Burkhardt says you, as a parent, have a responsibility to “increase life exposures and experiences so the child can develop confidence in coping with a larger world.” Exposing children to new things teaches them that no matter how scary and different something seems, they can conquer it.
There are a set of skills that children need to develop in order to become successful in learning and in life. These include being involved and willing to have a go in something new, showing a can do attitude where if at first you don’t succeed you try again and enjoying the feeling of achieving in something that initially felt difficult or scary.
In a technological age where anything is possible on a computer screen with just a swipe of the fingers with no risk at all involved, children are struggling to build these characteristics. Likewise in a world where it’s no longer safe to let children play with as much freedom as we may have had ourselves they’re encountering real world challenges less and less.
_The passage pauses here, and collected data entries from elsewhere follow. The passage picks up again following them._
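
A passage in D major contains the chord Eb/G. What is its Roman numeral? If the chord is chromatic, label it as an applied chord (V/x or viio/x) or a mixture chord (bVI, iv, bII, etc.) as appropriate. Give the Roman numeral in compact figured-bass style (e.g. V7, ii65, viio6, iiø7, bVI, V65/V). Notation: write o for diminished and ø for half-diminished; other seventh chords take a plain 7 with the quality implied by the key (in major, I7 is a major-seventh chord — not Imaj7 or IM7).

The pitches Eb-G-Bb form a major triad rooted on Eb.
Eb is the lowered second degree of D major (diatonic 2 would be E). This is the Neapolitan sixth — a major triad on the lowered second degree, here in its customary first inversion.
With G in the bass the chord is in first inversion, so the figured bass is 6.

bII6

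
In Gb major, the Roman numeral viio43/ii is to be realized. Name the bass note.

The applied chord viio43/ii is rooted on G: G-Bb-Db-Fb.
The figure 43 means second inversion — the fifth is in the bass.

Db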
We as parents face a constant battle between protecting and pushing our children, it’s a balancing act that often swings too far one way or the other.
The best way to set our children up to take on the world is to give them the skills they need to face challenge, to rise to it and to overcome or recover from it.
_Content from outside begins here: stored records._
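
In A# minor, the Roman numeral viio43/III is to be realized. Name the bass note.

F#

The applied chord viio43/III is rooted on B#: B#-D#-F#-A.
The figure 43 means second inversion — the fifth is in the bass.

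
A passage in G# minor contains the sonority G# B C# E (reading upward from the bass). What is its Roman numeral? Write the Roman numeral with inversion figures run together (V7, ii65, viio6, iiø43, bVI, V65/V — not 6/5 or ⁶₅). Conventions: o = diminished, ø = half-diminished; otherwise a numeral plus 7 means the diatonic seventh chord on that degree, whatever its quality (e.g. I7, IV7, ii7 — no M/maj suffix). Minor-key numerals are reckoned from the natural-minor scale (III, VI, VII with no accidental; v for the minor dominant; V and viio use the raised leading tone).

Stacked in thirds the chord is C#-E-G#-B: a minor seventh chord on C#.
C# is scale degree 4 in G# minor, and a minor seventh chord on that degree is written iv7.
With G# in the bass the chord is in second inversion, so the figured bass is 43.

iv43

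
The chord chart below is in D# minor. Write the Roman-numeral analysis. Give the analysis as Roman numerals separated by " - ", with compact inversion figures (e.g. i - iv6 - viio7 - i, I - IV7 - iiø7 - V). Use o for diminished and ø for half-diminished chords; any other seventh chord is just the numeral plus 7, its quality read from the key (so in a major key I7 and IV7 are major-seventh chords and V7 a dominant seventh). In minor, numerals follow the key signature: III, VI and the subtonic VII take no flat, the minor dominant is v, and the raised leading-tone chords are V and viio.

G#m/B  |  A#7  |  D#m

G#m/B: root G# is the subdominant; minor triad there is iv6.
A#7: dominant seventh chord on A# = scale degree 5 → V7.
D#m: root D# is the tonic; minor triad there is i.

iv6 - V7 - i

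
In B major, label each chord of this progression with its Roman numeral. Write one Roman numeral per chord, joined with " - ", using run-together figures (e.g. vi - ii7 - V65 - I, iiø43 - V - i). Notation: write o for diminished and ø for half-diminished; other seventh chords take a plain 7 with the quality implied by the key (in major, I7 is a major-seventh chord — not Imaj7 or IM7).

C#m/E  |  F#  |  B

ii6 - V - I

C#m/E has root C#, degree 2 in B major, so ii6.
F#: major triad on F# = scale degree 5 → V.
B: root B is the tonic; major triad there is I.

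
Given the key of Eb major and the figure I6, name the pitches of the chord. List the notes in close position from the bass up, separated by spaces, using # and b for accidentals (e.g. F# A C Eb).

G Bb Eb

The numeral's case and figure indicate a major triad. In Eb major its root, the tonic, is Eb.
Stacking thirds from Eb gives Eb-G-Bb.
With the 6 figure the chord is in first inversion; from the bass G upward in close position it reads G-Bb-Eb.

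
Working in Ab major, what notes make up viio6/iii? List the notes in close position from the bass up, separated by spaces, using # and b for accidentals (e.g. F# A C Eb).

D F B

The slash marks an applied leading-tone chord: viio of iii. In Ab major, iii is C, so the leading tone to it is B, a half step below.
Building a diminished triad on B gives B-D-F.
With the 6 figure the chord is in first inversion; from the bass D upward in close position it reads D-F-B.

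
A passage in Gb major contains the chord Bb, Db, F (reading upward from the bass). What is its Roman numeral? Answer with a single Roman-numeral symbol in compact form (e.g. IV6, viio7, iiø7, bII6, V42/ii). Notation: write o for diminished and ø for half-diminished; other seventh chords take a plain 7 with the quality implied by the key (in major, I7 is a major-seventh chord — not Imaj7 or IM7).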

As a parent you can help to seek out new experiences and try new things, be the voice in their head that tells them “I can do it”, reassure them that you’ll be there afterwards whatever the result and celebrate their achievements when they’ve persevered.
Practicing martial art is a constant life lesson in these skills, whether that’s finding that with enough repetition I can master that drill, that if I get knocked down in sparring I will get back up again or that the world may not be the safest place but I can take actions to help myself feel secure when I’m out there.